The officer could make nothing of their talk, and came up to Don Quixote, who lay face upwards encased in his plasters. "Well," said the officer roughly, "how goes it, my good fellow?"

"I would speak more politely if I were you," answered Don Quixote. "Is it the custom in this country, lout, to speak in that way to a knight-errant?"

The officer, finding himself thus rudely addressed, could not endure it, and, lifting up the lamp, oil and all, gave Don Quixote such a blow on the head with it that he broke his lamp in one or two places, and, leaving all in darkness, left the room.

"Ah!" groaned Sancho, "this is indeed the wizard Moor, and he must be keeping his treasures for others, and for us nothing but blows."

"It is ever so," replied Don Quixote; "and we must take no notice of these things of enchantment, nor must we be angry or vexed with them, for since they are invisible, there is no one on whom to take vengeance. Rise, Sancho, if thou canst, and call the constable of this fortress, and try to get him to give me a little wine, oil, salt, and rosemary to prepare the health-giving balsam, of which I have grievous need, for there comes much blood from the wound which the phantom hath given me."

Sancho arose, not without aching bones, and crept in the dark to where the innkeeper was, and said to him: "My lord constable, do us the favour and courtesy to give me a little rosemary, oil, wine, and salt to cure one of the best knights-errant in the world, who lies yonder in bed sorely wounded at the hands of a Moorish enchanter." When the innkeeper heard this he took Sancho Panza for a man out of his wits, but nevertheless gave him what he wanted, and Sancho carried it to Don Quixote. His master was lying with his hands to his head, groaning with pain from the blows of the lamp, which, however, had only raised two big lumps; what he thought was blood being only the perspiration running down his face.
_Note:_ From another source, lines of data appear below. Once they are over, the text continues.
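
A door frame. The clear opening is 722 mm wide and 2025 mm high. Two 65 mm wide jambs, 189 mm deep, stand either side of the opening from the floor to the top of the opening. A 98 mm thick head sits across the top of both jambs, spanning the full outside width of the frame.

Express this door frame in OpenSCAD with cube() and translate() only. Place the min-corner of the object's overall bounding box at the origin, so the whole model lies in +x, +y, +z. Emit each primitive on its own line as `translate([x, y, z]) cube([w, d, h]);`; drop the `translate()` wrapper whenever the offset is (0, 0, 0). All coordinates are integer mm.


cube([65, 189, 2025]);
translate([787, 0, 0]) cube([65, 189, 2025]);
translate([0, 0, 2025]) cube([852, 189, 98]);


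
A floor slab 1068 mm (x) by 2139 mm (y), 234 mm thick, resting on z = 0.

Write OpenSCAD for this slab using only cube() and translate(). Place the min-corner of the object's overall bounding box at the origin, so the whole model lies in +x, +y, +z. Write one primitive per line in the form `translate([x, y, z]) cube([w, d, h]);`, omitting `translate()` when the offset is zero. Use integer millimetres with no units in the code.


cube([1068, 2139, 234]);


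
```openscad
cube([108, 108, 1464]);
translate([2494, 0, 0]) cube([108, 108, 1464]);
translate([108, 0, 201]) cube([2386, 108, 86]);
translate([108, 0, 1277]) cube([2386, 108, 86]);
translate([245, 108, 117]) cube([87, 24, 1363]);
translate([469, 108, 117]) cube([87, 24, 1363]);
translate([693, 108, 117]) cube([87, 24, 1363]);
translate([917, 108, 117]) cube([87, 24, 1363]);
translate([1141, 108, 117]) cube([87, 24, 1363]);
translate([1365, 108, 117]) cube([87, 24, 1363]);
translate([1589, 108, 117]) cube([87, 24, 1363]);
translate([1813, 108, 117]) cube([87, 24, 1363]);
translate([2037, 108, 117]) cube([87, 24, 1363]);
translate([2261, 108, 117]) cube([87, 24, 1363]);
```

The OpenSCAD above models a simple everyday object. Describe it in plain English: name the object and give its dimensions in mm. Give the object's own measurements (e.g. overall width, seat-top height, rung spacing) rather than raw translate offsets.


A fence section. Two 108×108 mm posts, 1464 mm tall, stand on the floor with a clear span of 2386 mm between their inner faces. Two horizontal rails of 108×86 mm section span the gap between the posts with their undersides at z = 201 mm and z = 1277 mm, flush with the posts' −y face. 10 pickets, each 87 mm wide, 24 mm thick and 1363 mm tall, are fixed to the +y face of the rails with their bottoms at z = 117 mm, spaced across the span with a 137 mm gap after the −x post and between neighbouring pickets, with 146 mm left before the +x post.


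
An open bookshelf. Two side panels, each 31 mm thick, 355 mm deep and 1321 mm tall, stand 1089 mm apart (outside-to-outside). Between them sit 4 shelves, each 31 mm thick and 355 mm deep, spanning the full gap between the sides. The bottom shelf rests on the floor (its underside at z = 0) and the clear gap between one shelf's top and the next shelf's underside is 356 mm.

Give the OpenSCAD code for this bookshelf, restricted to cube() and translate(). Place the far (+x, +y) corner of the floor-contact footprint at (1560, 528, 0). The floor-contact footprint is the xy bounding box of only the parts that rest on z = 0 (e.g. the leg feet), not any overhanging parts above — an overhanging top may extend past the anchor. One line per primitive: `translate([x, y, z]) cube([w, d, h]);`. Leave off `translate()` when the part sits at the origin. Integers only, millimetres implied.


translate([471, 173, 0]) cube([31, 355, 1321]);
translate([1529, 173, 0]) cube([31, 355, 1321]);
translate([502, 173, 0]) cube([1027, 355, 31]);
translate([502, 173, 387]) cube([1027, 355, 31]);
translate([502, 173, 774]) cube([1027, 355, 31]);
translate([502, 173, 1161]) cube([1027, 355, 31]);


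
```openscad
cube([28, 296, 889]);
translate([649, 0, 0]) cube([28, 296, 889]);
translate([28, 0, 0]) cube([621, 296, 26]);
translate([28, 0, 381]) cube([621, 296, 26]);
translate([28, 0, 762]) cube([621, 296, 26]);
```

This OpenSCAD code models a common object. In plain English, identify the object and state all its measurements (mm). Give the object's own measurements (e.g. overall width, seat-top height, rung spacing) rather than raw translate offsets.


An open bookshelf. Two side panels, each 28 mm thick, 296 mm deep and 889 mm tall, stand 677 mm apart (outside-to-outside). Between them sit 3 shelves, each 26 mm thick and 296 mm deep, spanning the full gap between the sides. The bottom shelf rests on the floor (its underside at z = 0) and the clear gap between one shelf's top and the next shelf's underside is 355 mm.


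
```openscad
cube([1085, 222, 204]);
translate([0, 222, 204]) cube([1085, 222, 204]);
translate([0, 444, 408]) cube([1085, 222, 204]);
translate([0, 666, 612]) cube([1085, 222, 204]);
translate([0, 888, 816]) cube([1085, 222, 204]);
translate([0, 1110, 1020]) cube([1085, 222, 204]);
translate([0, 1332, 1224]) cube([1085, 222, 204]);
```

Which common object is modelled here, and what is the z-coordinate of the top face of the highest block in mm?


A staircase. The total rise is 1428 mm.

7 identical blocks, each offset up and back from the previous — a staircase. Each step is 204 mm tall and there are 7 of them, so the total rise is 7 × 204 = 1428 mm.


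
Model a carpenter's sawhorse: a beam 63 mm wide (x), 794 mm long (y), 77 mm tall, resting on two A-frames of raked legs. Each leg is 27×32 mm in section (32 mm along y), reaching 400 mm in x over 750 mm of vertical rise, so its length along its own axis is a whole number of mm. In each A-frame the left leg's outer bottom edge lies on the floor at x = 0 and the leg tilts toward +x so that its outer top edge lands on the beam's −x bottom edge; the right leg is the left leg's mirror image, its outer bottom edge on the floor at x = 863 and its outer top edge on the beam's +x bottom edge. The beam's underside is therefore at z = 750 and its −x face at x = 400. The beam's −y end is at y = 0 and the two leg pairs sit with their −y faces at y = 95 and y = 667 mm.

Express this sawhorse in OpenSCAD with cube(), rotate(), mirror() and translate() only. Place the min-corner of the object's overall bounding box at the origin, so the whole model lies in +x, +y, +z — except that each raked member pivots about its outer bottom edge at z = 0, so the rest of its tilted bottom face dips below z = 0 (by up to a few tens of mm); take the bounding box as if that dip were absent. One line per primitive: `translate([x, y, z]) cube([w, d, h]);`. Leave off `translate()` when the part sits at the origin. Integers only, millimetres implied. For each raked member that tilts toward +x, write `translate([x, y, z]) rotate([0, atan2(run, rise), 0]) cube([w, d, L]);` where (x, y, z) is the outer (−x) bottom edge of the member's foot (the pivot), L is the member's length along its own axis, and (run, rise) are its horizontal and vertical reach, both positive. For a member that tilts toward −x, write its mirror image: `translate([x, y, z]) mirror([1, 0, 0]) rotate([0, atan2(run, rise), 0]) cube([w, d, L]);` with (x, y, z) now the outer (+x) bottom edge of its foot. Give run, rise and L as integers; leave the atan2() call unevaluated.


translate([400, 0, 750]) cube([63, 794, 77]);
translate([0, 95, 0]) rotate([0, atan2(400, 750), 0]) cube([27, 32, 850]);
translate([863, 95, 0]) mirror([1, 0, 0]) rotate([0, atan2(400, 750), 0]) cube([27, 32, 850]);
translate([0, 667, 0]) rotate([0, atan2(400, 750), 0]) cube([27, 32, 850]);
translate([863, 667, 0]) mirror([1, 0, 0]) rotate([0, atan2(400, 750), 0]) cube([27, 32, 850]);


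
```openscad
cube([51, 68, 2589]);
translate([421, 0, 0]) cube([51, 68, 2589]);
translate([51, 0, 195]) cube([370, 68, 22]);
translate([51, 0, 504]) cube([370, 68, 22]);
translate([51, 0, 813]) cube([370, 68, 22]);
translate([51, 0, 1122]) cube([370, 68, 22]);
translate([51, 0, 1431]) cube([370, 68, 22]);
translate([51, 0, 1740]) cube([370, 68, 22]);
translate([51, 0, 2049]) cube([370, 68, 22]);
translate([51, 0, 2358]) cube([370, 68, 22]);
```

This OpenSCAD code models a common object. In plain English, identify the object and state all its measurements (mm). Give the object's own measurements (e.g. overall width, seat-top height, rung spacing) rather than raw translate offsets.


A straight ladder. Two 51×68 mm vertical rails, 2589 mm tall, stand 472 mm apart (outside-to-outside) with their front faces coplanar on the −y side. 8 rungs, each 68 mm deep and 22 mm tall, span between the inner faces of the rails, front faces flush with the rails. The lowest rung's underside is at z = 195 mm and rungs are spaced 309 mm apart (underside to underside).


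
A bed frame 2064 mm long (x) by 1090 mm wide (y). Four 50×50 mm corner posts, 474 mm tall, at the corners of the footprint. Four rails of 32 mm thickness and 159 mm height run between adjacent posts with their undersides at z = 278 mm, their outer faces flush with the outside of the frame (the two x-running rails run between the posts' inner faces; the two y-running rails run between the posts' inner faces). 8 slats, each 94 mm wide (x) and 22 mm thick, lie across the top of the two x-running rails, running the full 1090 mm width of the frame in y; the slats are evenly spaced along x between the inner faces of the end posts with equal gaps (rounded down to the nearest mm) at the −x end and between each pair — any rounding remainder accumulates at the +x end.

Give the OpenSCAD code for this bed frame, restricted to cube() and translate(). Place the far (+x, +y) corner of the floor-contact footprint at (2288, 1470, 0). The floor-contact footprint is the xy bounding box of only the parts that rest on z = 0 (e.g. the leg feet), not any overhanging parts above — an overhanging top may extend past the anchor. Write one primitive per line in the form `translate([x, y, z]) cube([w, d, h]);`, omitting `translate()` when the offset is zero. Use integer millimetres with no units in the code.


// slat z = rail_z + rail_h = 278 + 159 = 437
// slat gap = ⌊(1964 − 8·94) / 9⌋ = 134
translate([224, 380, 0]) cube([50, 50, 474]);
translate([224, 1420, 0]) cube([50, 50, 474]);
translate([2238, 380, 0]) cube([50, 50, 474]);
translate([2238, 1420, 0]) cube([50, 50, 474]);
translate([274, 380, 278]) cube([1964, 32, 159]);
translate([274, 1438, 278]) cube([1964, 32, 159]);
translate([224, 430, 278]) cube([32, 990, 159]);
translate([2256, 430, 278]) cube([32, 990, 159]);
translate([408, 380, 437]) cube([94, 1090, 22]);
translate([636, 380, 437]) cube([94, 1090, 22]);
translate([864, 380, 437]) cube([94, 1090, 22]);
translate([1092, 380, 437]) cube([94, 1090, 22]);
translate([1320, 380, 437]) cube([94, 1090, 22]);
translate([1548, 380, 437]) cube([94, 1090, 22]);
translate([1776, 380, 437]) cube([94, 1090, 22]);
translate([2004, 380, 437]) cube([94, 1090, 22]);


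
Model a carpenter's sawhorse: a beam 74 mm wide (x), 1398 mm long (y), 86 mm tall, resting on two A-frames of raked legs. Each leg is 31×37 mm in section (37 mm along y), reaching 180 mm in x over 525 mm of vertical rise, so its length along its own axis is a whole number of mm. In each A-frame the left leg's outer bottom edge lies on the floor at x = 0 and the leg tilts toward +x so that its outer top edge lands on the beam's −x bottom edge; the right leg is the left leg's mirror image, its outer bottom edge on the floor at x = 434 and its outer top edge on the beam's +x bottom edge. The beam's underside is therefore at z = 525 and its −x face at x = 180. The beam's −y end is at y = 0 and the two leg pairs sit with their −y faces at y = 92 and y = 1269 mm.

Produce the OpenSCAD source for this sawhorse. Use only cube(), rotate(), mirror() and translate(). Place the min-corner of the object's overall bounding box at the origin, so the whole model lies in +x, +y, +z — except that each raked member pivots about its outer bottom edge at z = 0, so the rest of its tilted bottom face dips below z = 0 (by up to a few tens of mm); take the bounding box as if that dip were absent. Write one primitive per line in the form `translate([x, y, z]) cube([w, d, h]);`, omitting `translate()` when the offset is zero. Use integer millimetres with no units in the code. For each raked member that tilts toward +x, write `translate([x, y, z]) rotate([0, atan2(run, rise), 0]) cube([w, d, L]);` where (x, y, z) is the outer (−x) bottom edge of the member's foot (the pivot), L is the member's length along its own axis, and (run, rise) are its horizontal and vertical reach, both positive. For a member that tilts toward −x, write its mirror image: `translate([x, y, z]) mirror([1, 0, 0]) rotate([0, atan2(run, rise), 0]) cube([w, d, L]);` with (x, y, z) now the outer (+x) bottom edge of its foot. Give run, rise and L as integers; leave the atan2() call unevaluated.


translate([180, 0, 525]) cube([74, 1398, 86]);
translate([0, 92, 0]) rotate([0, atan2(180, 525), 0]) cube([31, 37, 555]);
translate([434, 92, 0]) mirror([1, 0, 0]) rotate([0, atan2(180, 525), 0]) cube([31, 37, 555]);
translate([0, 1269, 0]) rotate([0, atan2(180, 525), 0]) cube([31, 37, 555]);
translate([434, 1269, 0]) mirror([1, 0, 0]) rotate([0, atan2(180, 525), 0]) cube([31, 37, 555]);


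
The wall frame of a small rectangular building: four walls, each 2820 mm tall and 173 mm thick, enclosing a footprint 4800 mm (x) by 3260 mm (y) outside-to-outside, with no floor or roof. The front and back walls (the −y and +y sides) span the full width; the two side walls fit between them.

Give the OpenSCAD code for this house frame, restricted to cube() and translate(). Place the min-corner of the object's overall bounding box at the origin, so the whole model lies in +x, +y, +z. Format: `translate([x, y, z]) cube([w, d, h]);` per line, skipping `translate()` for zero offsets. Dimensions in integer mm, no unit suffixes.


cube([4800, 173, 2820]);
translate([0, 3087, 0]) cube([4800, 173, 2820]);
translate([0, 173, 0]) cube([173, 2914, 2820]);
translate([4627, 173, 0]) cube([173, 2914, 2820]);


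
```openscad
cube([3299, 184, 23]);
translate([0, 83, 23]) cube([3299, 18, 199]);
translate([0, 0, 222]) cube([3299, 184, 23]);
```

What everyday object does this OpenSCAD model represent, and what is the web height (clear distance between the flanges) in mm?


An I-beam. The web height is 199 mm.

Two wide flanges with a thin centred web — an I-beam. Overall 245 mm minus two 23 mm flanges gives a web of 245 − 2·23 = 199 mm.


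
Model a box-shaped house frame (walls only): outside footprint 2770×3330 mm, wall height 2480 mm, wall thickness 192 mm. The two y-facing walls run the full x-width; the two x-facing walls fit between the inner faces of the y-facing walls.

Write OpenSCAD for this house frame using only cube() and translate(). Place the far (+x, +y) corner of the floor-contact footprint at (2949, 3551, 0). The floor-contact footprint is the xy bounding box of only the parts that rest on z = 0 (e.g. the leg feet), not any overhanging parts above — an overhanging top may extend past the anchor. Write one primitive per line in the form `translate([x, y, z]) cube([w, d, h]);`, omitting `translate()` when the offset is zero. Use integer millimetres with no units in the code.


translate([179, 221, 0]) cube([2770, 192, 2480]);
translate([179, 3359, 0]) cube([2770, 192, 2480]);
translate([179, 413, 0]) cube([192, 2946, 2480]);
translate([2757, 413, 0]) cube([192, 2946, 2480]);


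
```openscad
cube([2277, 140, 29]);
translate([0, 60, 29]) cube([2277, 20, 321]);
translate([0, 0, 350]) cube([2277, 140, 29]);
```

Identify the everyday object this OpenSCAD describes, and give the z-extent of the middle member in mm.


An I-beam. The web height is 321 mm.

Two wide flanges with a thin centred web — an I-beam. Overall 379 mm minus two 29 mm flanges gives a web of 379 − 2·29 = 321 mm.


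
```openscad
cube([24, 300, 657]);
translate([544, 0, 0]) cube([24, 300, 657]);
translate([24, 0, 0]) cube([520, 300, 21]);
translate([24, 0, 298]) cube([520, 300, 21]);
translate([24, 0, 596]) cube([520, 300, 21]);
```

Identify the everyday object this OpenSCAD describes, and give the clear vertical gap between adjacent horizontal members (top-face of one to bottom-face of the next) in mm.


A bookshelf. The clear shelf gap is 277 mm.

Two tall side panels with 3 horizontal boards between them — a bookshelf. The first two shelf undersides are at z = 0 and z = 298; with shelf thickness 21, the clear gap is 298 − 0 − 21 = 277 mm.


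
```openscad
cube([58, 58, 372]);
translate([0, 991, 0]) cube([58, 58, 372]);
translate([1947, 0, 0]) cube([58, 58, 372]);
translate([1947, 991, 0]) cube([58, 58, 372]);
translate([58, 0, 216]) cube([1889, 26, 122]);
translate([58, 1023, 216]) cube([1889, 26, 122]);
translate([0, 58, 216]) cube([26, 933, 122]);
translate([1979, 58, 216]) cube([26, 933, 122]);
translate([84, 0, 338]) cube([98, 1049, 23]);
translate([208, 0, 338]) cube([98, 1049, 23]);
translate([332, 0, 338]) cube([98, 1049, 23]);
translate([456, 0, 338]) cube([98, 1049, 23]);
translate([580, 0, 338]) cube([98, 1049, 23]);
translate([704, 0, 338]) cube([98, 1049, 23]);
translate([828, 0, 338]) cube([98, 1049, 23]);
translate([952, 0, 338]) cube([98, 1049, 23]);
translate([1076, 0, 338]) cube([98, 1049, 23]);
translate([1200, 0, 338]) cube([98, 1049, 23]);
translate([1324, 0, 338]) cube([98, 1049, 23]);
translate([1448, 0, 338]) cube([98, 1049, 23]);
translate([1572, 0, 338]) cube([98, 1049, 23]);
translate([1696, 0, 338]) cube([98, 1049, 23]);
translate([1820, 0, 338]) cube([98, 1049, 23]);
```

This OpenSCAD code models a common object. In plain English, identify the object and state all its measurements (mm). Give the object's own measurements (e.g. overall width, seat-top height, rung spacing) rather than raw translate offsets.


A bed frame 2005 mm long (x) by 1049 mm wide (y). Four 58×58 mm corner posts, 372 mm tall, at the corners of the footprint. Four rails of 26 mm thickness and 122 mm height run between adjacent posts with their undersides at z = 216 mm, their outer faces flush with the outside of the frame (the two x-running rails run between the posts' inner faces; the two y-running rails run between the posts' inner faces). 15 slats, each 98 mm wide (x) and 23 mm thick, lie across the top of the two x-running rails, running the full 1049 mm width of the frame in y; along x they sit between the end posts with a 26 mm gap after the −x posts and between neighbouring slats, leaving 29 mm before the +x posts.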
He now took the things Sancho had brought, of which he made a compound, mixing them together and boiling them a good while until they came to perfection.

Then he asked for a bottle into which to pour this precious liquor, but as there was not one to be had in the inn, he decided to pour it into a tin oil-vessel which the innkeeper had given him.

This being done, he at once made an experiment on himself of the virtue of this precious balsam, as he imagined it to be, and drank off a whole quart of what was left in the boiling-pot.

The only result of this was that it made him very sick indeed, as well it might, and, what with the sickness and the bruising and the weariness of body, he fell fast asleep for several hours, and at the end of his sleep awoke so refreshed and so much the better of his bruises that he took himself to be cured and verily believed he had hit upon the balsam of Fierabras.